One of the most underrated forms of historical research among Finnish historians has been demographic research. However, this has not always been the case. Early Social History relied on the numbers produced by the new statistics. In the 1970s, demographic research, the building of databases and the use of information technology as a tool for historical research was the latest novelty, aiming to produce a social history from below, which based on large individual data of everyday life. The Finnish history subject of the University of Tampere’s history department, under the leadership of Viljo Rasila, and the University of Helsinki’s economic and social history discipline were at the forefront of development. As a result of Tampere’s migration project (MUULI) funded by the Academy of Finland and the “Workers of Tampere” projects, one of the classics of Finnish history research was born: Pertti Haapala’s dissertation “In the light of the Factory” (Tehtaan valossa), whose research results are still at the heart of today’s debate on industrialisation, as those who listened to the presentations at the sessions of the World Economic History Congress in Boston (WEHC 2018) can acknowledge. The international debate on the impact of industrialisation on the standard of living of workers continues to be multifaceted.

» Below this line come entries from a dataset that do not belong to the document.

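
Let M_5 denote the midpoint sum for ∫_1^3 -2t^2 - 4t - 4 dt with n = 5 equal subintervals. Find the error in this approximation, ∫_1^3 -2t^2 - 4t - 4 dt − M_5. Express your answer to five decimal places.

Exact integral: ∫_1^3 f(t) dt ≈ -41.3333333.
M_5 = -41.28.
Error ≈ -41.3333333 − (-41.28) ≈ -0.05333.

-0.05333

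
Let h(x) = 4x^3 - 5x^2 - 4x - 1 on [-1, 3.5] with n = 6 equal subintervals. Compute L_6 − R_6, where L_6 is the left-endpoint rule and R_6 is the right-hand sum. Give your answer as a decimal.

L_6 = 15.1875.
R_6 = 91.125.
L_6 − R_6 = -75.9375.

-75.9375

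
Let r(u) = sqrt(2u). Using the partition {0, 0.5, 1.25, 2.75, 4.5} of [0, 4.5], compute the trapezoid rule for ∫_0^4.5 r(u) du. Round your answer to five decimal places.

Subinterval widths: 0.5, 0.75, 1.5, 1.75.
r(0) ≈ 0.00000, r(0.5) ≈ 1.00000, r(1.25) ≈ 1.58114, r(2.75) ≈ 2.34521, r(4.5) ≈ 3.00000.
On each subinterval the trapezoid contributes (Δu_i/2)·[r(u_{i-1}) + r(u_i)].
Sum ≈ 8.83974.

8.83974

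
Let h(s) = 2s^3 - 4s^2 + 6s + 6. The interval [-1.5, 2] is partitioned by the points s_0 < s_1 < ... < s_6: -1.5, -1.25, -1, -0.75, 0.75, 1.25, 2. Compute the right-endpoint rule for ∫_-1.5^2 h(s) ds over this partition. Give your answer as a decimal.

Subinterval widths: 0.25, 0.25, 0.25, 1.5, 0.5, 0.75.
Right endpoints: -1.25, -1, -0.75, 0.75, 1.25, 2.
h(-1.25) = -11.65625, h(-1) = -6, h(-0.75) = -1.59375, h(0.75) = 9.09375, h(1.25) = 11.15625, h(2) = 18.
Sum = Σ Δs_i · h(s_i).
Sum = 27.90625.

27.90625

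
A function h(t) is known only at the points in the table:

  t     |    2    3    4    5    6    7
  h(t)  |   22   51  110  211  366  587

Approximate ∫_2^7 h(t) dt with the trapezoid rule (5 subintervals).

1042.5

Δt = 1.
T_5 = (1/2)·[22 + 2·51 + 2·110 + 2·211 + 2·366 + 587] = 1042.5.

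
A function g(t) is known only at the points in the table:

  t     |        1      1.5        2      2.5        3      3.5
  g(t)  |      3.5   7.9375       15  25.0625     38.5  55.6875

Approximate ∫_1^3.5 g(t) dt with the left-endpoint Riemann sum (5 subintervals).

45

Δt = 0.5.
Sum = 0.5·[3.5 + 7.9375 + 15 + 25.0625 + 38.5] = 45.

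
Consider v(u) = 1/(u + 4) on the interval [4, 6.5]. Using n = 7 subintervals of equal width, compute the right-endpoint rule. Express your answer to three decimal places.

Δu = (6.5 − 4)/7 = 5/14.
Right endpoints: 61/14, 33/7, 71/14, 38/7, 81/14, 43/7, 6.5.
v(61/14) = 14/117, v(33/7) = 7/61, v(71/14) = 14/127, v(38/7) = 7/66, v(81/14) = 14/137, v(43/7) = 7/71, v(6.5) = 2/21.
Sum = Δu · [v(61/14) + v(33/7) + v(71/14) + ...].
Sum ≈ 0.267.

0.267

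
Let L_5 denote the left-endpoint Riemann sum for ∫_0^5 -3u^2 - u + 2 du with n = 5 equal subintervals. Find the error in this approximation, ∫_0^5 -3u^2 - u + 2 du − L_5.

-37.5

Exact integral: ∫_0^5 f(u) du = -127.5.
L_5 = -90.
Error = -127.5 − (-90) = -37.5.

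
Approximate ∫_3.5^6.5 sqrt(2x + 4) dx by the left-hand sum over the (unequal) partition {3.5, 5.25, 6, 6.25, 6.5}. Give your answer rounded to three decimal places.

10.676

Subinterval widths: 1.75, 0.75, 0.25, 0.25.
Left endpoints: 3.5, 5.25, 6, 6.25.
f(3.5) ≈ 3.317, f(5.25) ≈ 3.808, f(6) ≈ 4.000, f(6.25) ≈ 4.062.
Sum = Σ Δx_i · f(x_i).
Sum ≈ 10.676.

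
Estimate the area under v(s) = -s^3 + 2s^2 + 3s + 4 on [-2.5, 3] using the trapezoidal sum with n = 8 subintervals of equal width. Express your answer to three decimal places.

44.599

Δs = (3 − (-2.5))/8 = 0.6875.
v(-2.5) = 24.625, v(-1.8125) = 45413/4096, v(-1.125) = 2345/512, v(-0.4375) = 12919/4096, v(0.25) = 4.859375, v(0.9375) = 31729/4096, v(1.625) = 5051/512, v(2.3125) = 37955/4096, v(3) = 4.
T_8 = (Δs/2)·[v(s_0) + 2v(s_1) + ... + 2v(s_{7}) + v(s_8)].
Sum ≈ 44.599.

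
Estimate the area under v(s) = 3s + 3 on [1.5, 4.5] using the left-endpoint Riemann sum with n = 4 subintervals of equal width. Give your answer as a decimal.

Δs = (4.5 − 1.5)/4 = 0.75.
Left endpoints: 1.5, 2.25, 3, 3.75.
v(1.5) = 7.5, v(2.25) = 9.75, v(3) = 12, v(3.75) = 14.25.
Sum = Δs · [v(1.5) + v(2.25) + v(3) + v(3.75)].
Sum = 32.625.

32.625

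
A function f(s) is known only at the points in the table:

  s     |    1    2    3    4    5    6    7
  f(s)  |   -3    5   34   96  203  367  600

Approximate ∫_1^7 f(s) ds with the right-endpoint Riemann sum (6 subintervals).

Δs = 1.
Sum = 1·[5 + 34 + 96 + 203 + 367 + 600] = 1305.

1305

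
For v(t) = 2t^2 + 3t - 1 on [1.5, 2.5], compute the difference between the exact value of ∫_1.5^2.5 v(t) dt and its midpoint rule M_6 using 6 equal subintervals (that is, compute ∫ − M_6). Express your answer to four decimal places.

Exact integral: ∫_1.5^2.5 v(t) dt ≈ 13.166667.
M_6 ≈ 13.162037.
Error ≈ 13.166667 − 13.162037 ≈ 0.0046.

0.0046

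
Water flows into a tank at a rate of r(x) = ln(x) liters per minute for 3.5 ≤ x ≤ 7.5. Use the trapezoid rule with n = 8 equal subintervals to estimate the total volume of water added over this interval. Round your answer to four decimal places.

Δx = (7.5 − 3.5)/8 = 0.5.
r(3.5) ≈ 1.2528, r(4) ≈ 1.3863, r(4.5) ≈ 1.5041, r(5) ≈ 1.6094, r(5.5) ≈ 1.7047, r(6) ≈ 1.7918, r(6.5) ≈ 1.8718, r(7) ≈ 1.9459, r(7.5) ≈ 2.0149.
T_8 = (Δx/2)·[r(x_0) + 2r(x_1) + ... + 2r(x_{7}) + r(x_8)].
Sum ≈ 6.7239.

6.7239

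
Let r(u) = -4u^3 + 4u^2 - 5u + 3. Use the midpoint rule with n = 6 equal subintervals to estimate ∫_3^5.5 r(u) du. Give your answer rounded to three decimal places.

Δu = (5.5 − 3)/6 = 5/12.
Midpoints: 77/24, 3.625, 97/24, 107/24, 4.875, 127/24.
r(77/24) = -359309/3456, r(3.625) = -153.1015625, r(97/24) = -746329/3456, r(107/24) = -1016939/3456, r(4.875) = -389.7421875, r(127/24) = -1742359/3456.
Sum = Δu · [r(77/24) + r(3.625) + r(97/24) + ...].
Sum ≈ -692.154.

-692.154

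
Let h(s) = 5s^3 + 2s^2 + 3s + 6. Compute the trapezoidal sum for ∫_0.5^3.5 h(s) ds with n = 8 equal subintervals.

Δs = (3.5 − 0.5)/8 = 0.375.
h(0.5) = 8.625, h(0.875) = 6915/512, h(1.25) = 22.640625, h(1.625) = 19257/512, h(2) = 60, h(2.375) = 46791/512, h(2.75) = 133.359375, h(3.125) = 95997/512, h(3.5) = 255.375.
T_8 = (Δs/2)·[h(s_0) + 2h(s_1) + ... + 2h(s_{7}) + h(s_8)].
Sum = 254.25.

254.25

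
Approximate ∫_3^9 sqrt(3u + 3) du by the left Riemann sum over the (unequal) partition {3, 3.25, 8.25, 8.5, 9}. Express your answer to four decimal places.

22.7058

Subinterval widths: 0.25, 5, 0.25, 0.5.
Left endpoints: 3, 3.25, 8.25, 8.5.
f(3) ≈ 3.4641, f(3.25) ≈ 3.5707, f(8.25) ≈ 5.2678, f(8.5) ≈ 5.3385.
Sum = Σ Δu_i · f(u_i).
Sum ≈ 22.7058.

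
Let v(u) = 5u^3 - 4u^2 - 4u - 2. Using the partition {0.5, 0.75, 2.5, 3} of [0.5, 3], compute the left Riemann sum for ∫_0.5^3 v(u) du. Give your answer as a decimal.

10.47265625

Subinterval widths: 0.25, 1.75, 0.5.
Left endpoints: 0.5, 0.75, 2.5.
v(0.5) = -4.375, v(0.75) = -5.140625, v(2.5) = 41.125.
Sum = Σ Δu_i · v(u_i).
Sum = 10.47265625.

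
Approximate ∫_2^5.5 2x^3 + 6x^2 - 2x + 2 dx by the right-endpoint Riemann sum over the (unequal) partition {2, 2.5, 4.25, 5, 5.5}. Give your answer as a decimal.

1026.4609375

Subinterval widths: 0.5, 1.75, 0.75, 0.5.
Right endpoints: 2.5, 4.25, 5, 5.5.
f(2.5) = 65.75, f(4.25) = 255.40625, f(5) = 392, f(5.5) = 505.25.
Sum = Σ Δx_i · f(x_i).
Sum = 1026.4609375.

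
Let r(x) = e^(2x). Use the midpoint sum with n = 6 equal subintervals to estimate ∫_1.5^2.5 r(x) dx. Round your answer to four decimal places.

63.8677

Δx = (2.5 − 1.5)/6 = 1/6.
Midpoints: 19/12, 1.75, 23/12, 25/12, 2.25, 29/12.
r(19/12) ≈ 23.7283, r(1.75) ≈ 33.1155, r(23/12) ≈ 46.2163, r(25/12) ≈ 64.5001, r(2.25) ≈ 90.0171, r(29/12) ≈ 125.6290.
Sum = Δx · [r(19/12) + r(1.75) + r(23/12) + ...].
Sum ≈ 63.8677.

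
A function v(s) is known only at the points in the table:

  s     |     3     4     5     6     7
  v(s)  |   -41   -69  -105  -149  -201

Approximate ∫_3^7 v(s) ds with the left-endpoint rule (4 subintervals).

-364

Δs = 1.
Sum = 1·[(-41) + (-69) + (-105) + (-149)] = -364.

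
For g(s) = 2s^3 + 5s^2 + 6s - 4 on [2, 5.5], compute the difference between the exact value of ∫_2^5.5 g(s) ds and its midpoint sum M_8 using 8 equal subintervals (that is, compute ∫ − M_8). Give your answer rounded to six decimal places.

Exact integral: ∫_2^5.5 g(s) ds ≈ 778.23958333.
M_8 ≈ 776.70434570.
Error ≈ 778.23958333 − 776.70434570 ≈ 1.535238.

1.535238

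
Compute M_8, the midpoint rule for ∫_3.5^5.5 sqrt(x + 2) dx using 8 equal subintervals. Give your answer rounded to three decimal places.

Δx = (5.5 − 3.5)/8 = 0.25.
Midpoints: 3.625, 3.875, 4.125, 4.375, 4.625, 4.875, 5.125, 5.375.
f(3.625) ≈ 2.372, f(3.875) ≈ 2.424, f(4.125) ≈ 2.475, f(4.375) ≈ 2.525, f(4.625) ≈ 2.574, f(4.875) ≈ 2.622, f(5.125) ≈ 2.669, f(5.375) ≈ 2.716.
Sum = Δx · [f(3.625) + f(3.875) + f(4.125) + ...].
Sum ≈ 5.094.

5.094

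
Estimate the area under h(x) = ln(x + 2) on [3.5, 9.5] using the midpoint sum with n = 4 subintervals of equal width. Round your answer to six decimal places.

Δx = (9.5 − 3.5)/4 = 1.5.
Midpoints: 4.25, 5.75, 7.25, 8.75.
h(4.25) ≈ 1.832581, h(5.75) ≈ 2.047693, h(7.25) ≈ 2.224624, h(8.75) ≈ 2.374906.
Sum = Δx · [h(4.25) + h(5.75) + h(7.25) + h(8.75)].
Sum ≈ 12.719705.

12.719705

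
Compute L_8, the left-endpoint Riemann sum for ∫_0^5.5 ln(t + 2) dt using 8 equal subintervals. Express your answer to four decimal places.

7.7568

Δt = (5.5 − 0)/8 = 0.6875.
Left endpoints: 0, 0.6875, 1.375, 2.0625, 2.75, 3.4375, 4.125, 4.8125.
f(0) ≈ 0.6931, f(0.6875) ≈ 0.9886, f(1.375) ≈ 1.2164, f(2.0625) ≈ 1.4018, f(2.75) ≈ 1.5581, f(3.4375) ≈ 1.6933, f(4.125) ≈ 1.8124, f(4.8125) ≈ 1.9188.
Sum = Δt · [f(0) + f(0.6875) + f(1.375) + ...].
Sum ≈ 7.7568.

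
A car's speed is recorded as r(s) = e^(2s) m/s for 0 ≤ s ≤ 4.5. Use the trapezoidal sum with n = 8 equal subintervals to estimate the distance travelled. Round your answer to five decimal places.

4469.55107

Δs = (4.5 − 0)/8 = 0.5625.
r(0) ≈ 1.00000, r(0.5625) ≈ 3.08022, r(1.125) ≈ 9.48774, r(1.6875) ≈ 29.22428, r(2.25) ≈ 90.01713, r(2.8125) ≈ 277.27228, r(3.375) ≈ 854.05876, r(3.9375) ≈ 2630.68619, r(4.5) ≈ 8103.08393.
T_8 = (Δs/2)·[r(s_0) + 2r(s_1) + ... + 2r(s_{7}) + r(s_8)].
Sum ≈ 4469.55107.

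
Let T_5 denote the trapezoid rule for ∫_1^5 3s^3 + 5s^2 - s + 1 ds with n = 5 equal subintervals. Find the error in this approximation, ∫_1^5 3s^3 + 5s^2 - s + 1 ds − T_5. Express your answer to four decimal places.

-13.6533

Exact integral: ∫_1^5 f(s) ds ≈ 666.666667.
T_5 = 680.32.
Error ≈ 666.666667 − 680.32 ≈ -13.6533.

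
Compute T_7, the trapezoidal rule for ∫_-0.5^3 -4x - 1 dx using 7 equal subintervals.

-21

Δx = (3 − (-0.5))/7 = 0.5.
f(-0.5) = 1, f(0) = -1, f(0.5) = -3, f(1) = -5, f(1.5) = -7, f(2) = -9, f(2.5) = -11, f(3) = -13.
T_7 = (Δx/2)·[f(x_0) + 2f(x_1) + ... + 2f(x_{6}) + f(x_7)].
Sum = -21.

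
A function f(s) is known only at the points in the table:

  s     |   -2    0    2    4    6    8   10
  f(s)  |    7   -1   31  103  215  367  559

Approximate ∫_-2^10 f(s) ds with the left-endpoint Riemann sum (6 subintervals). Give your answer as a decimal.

Δs = 2.
Sum = 2·[7 + (-1) + 31 + 103 + 215 + 367] = 1444.

1444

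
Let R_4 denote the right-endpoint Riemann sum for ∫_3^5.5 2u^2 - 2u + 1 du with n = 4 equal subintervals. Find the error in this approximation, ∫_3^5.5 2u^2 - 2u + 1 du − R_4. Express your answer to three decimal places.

-12.044

Exact integral: ∫_3^5.5 f(u) du ≈ 74.16667.
R_4 = 86.2109375.
Error ≈ 74.16667 − 86.2109375 ≈ -12.044.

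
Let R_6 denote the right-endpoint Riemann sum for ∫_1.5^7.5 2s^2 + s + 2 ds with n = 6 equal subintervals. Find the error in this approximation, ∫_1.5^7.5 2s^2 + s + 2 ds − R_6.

-59

Exact integral: ∫_1.5^7.5 f(s) ds = 318.
R_6 = 377.
Error = 318 − 377 = -59.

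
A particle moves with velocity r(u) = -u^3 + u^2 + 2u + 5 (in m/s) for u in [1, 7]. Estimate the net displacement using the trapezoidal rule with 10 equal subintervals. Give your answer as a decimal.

Δu = (7 − 1)/10 = 0.6.
r(1) = 7, r(1.6) = 6.664, r(2.2) = 3.592, r(2.8) = -3.512, r(3.4) = -15.944, r(4) = -35, r(4.6) = -61.976, r(5.2) = -98.168, r(5.8) = -144.872, r(6.4) = -203.384, r(7) = -275.
T_10 = (Δu/2)·[r(u_0) + 2r(u_1) + ... + 2r(u_{9}) + r(u_10)].
Sum = -411.96.

-411.96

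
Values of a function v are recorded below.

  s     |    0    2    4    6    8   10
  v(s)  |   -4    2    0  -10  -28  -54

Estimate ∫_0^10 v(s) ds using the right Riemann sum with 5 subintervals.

-180

Δs = 2.
Sum = 2·[2 + 0 + (-10) + (-28) + (-54)] = -180.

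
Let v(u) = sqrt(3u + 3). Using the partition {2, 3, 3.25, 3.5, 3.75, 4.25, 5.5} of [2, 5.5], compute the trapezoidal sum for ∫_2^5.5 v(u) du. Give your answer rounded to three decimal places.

Subinterval widths: 1, 0.25, 0.25, 0.25, 0.5, 1.25.
v(2) ≈ 3.000, v(3) ≈ 3.464, v(3.25) ≈ 3.571, v(3.5) ≈ 3.674, v(3.75) ≈ 3.775, v(4.25) ≈ 3.969, v(5.5) ≈ 4.416.
On each subinterval the trapezoid contributes (Δu_i/2)·[v(u_{i-1}) + v(u_i)].
Sum ≈ 13.124.

13.124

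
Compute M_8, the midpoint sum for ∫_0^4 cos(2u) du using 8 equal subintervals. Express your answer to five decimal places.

Δu = (4 − 0)/8 = 0.5.
Midpoints: 0.25, 0.75, 1.25, 1.75, 2.25, 2.75, 3.25, 3.75.
f(0.25) ≈ 0.87758, f(0.75) ≈ 0.07074, f(1.25) ≈ -0.80114, f(1.75) ≈ -0.93646, f(2.25) ≈ -0.21080, f(2.75) ≈ 0.70867, f(3.25) ≈ 0.97659, f(3.75) ≈ 0.34664.
Sum = Δu · [f(0.25) + f(0.75) + f(1.25) + ...].
Sum ≈ 0.51591.

0.51591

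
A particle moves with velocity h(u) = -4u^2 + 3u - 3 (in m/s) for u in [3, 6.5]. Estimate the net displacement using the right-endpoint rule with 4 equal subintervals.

Δu = (6.5 − 3)/4 = 0.875.
Right endpoints: 3.875, 4.75, 5.625, 6.5.
h(3.875) = -51.4375, h(4.75) = -79, h(5.625) = -112.6875, h(6.5) = -152.5.
Sum = Δu · [h(3.875) + h(4.75) + h(5.625) + h(6.5)].
Sum = -346.171875.

-346.171875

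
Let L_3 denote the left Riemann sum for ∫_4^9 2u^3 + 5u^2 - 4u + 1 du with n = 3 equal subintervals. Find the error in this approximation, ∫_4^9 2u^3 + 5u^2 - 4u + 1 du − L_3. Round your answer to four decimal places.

Exact integral: ∫_4^9 f(u) du ≈ 4135.833333.
L_3 ≈ 2875.185185.
Error ≈ 4135.833333 − 2875.185185 ≈ 1260.6481.

1260.6481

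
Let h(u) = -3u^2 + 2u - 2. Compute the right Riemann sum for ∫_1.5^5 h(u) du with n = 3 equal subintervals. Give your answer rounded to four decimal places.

-143.9861

Δu = (5 − 1.5)/3 = 7/6.
Right endpoints: 8/3, 23/6, 5.
h(8/3) = -18, h(23/6) = -461/12, h(5) = -67.
Sum = Δu · [h(8/3) + h(23/6) + h(5)].
Sum ≈ -143.9861.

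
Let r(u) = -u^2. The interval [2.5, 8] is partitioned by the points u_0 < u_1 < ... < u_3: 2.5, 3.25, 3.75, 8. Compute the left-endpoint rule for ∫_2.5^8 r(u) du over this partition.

-69.734375

Subinterval widths: 0.75, 0.5, 4.25.
Left endpoints: 2.5, 3.25, 3.75.
r(2.5) = -6.25, r(3.25) = -10.5625, r(3.75) = -14.0625.
Sum = Σ Δu_i · r(u_i).
Sum = -69.734375.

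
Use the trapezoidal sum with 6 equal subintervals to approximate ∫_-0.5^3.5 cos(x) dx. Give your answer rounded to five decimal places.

0.12384

Δx = (3.5 − (-0.5))/6 = 2/3.
f(-0.5) ≈ 0.87758, f(1/6) ≈ 0.98614, f(5/6) ≈ 0.67241, f(1.5) ≈ 0.07074, f(13/6) ≈ -0.56123, f(17/6) ≈ -0.95286, f(3.5) ≈ -0.93646.
T_6 = (Δx/2)·[f(x_0) + 2f(x_1) + ... + 2f(x_{5}) + f(x_6)].
Sum ≈ 0.12384.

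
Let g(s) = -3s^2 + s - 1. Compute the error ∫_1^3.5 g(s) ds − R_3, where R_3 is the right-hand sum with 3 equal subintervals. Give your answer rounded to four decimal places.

Exact integral: ∫_1^3.5 g(s) ds = -38.75.
R_3 ≈ -52.638889.
Error ≈ -38.75 − (-52.638889) ≈ 13.8889.

13.8889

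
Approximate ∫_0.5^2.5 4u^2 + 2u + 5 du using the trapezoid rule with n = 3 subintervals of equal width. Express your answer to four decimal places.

Δu = (2.5 − 0.5)/3 = 2/3.
f(0.5) = 7, f(7/6) = 115/9, f(11/6) = 199/9, f(2.5) = 35.
T_3 = (Δu/2)·[f(u_0) + 2f(u_1) + 2f(u_2) + f(u_3)].
Sum ≈ 37.2593.

37.2593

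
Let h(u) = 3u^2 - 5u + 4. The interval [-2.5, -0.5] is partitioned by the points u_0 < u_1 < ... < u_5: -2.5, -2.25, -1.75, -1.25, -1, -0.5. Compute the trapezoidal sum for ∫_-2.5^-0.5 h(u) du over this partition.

Subinterval widths: 0.25, 0.5, 0.5, 0.25, 0.5.
h(-2.5) = 35.25, h(-2.25) = 30.4375, h(-1.75) = 21.9375, h(-1.25) = 14.9375, h(-1) = 12, h(-0.5) = 7.25.
On each subinterval the trapezoid contributes (Δu_i/2)·[h(u_{i-1}) + h(u_i)].
Sum = 38.703125.

38.703125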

Tampere’s migration project and material was completed, but the materials of Helsinki’s and Turku’s migration projects were unfinished despite subsequent attempts to put those together as well. Since then, Tampere’s material (MUULI) has been transferred according to the requirements of the times, first in Excel format on floppy disks, then on CD-ROMs, and now the material takes up a small fraction of the capacity offered by mass storage devices. When transferring to Excel, a problem was caused by the 256 columns provided by the first Excel software, which was far too small for the thousands of variable data collected by Pertti Haapala and Heikki Siipo. Nowadays, Excel and more developed database programs offer unlimited possibilities for detailed information retention and analysis. After the days of the migration project, the Finnish population history was left to Kari Pitkänen and to the demographers: “Finnish Population” (Suomen Väestö) is a very good book about the subject. Reasonable population analyses were found in the local history books, but actual academic enthusiasm was small. From the end of the 1980s, people’s interest focused more on “nation-building,” such as the study of popular movements. These were also studied as cultural or political rather than economic and social-historical phenomena. And when ‘national’ databases were compiled, such as the War Victims of Finland 1914-1922, answers were sought, above all, from issues of political history. Population history research does not contradict any other area of historical research.
On the contrary, a well-built population history database offers good opportunities to deepen research questions in other areas of history. What was fashionable in Finland in the 1970s and 1980s is still fashionable internationally, but Finland has lagged behind development. “Historical Population Registers and Population Databases”, an article written by Kari Pitkänen in 1998, shows that the best Finnish population history researchers had knowledge, but the tools for conducting research began to grow obsolete. Population history databases built elsewhere in the world served the research in an unprecedented way. Sweden stepped into the forefront of development thanks to the Umeå, Lund and Stockholm databases, which e.g. American scientists began to use. What was paradoxical was that Sweden and Finland had similar population registers on account of the centralised nature of the Swedish state. In Finland, these were simply not used. It was clear that Pitkänen was angry:
“There are no similar historical population databases commonly used by researchers in Finland. Material has been collated in some projects, and the core of demographic databases has been created at least in the parishes of Åland and part of Eastern Finland. However, we still have a long way to go until we have suitable databases of the entire Finnish population. In the near future, it is unlikely that Finnish historical population databases will be available for the general use of researchers. The current research funding policy does not provide good opportunities for the long-term work that would be needed to create and maintain a much larger historical population database. Finnish research that utilises population databases will, for the foreseeable future, mostly have to rely on the use of databases maintained in other countries. This is paradoxical, as the historical population registers suitable for the compilation of demographic databases are considered to be the best in the world, taking into account the temporal dimension, the diversity of data and the quality of the registers.”
This was what Kari Pitkänen wrote in 1998. It was also difficult to foster co-operation, because in the atmosphere of the depression of the 1990s the public sector should have made money. Gradually, during the 21st century, cooperation between the various parties improved significantly, and the digitisation of the material accelerated with separate funding. In the context of the actual population history databases, the situation presented by Pitkänen in 1998 is quite true even today, although Finnish genealogists have collected a lot of data. For example, Hiski and Katiha have created databases that have also been used by historians. On this path, the HoPES (Tampere Research Group for History of Population, Environments and Social Structures) will continue. Our goal is to create a comprehensive population history database that can be immediately exploited in the research. In addition to demographic data, the database will include variables associated with the region, household and income. The aim is to collaborate with the world’s best population database creators, learn from them and develop comparative research with them.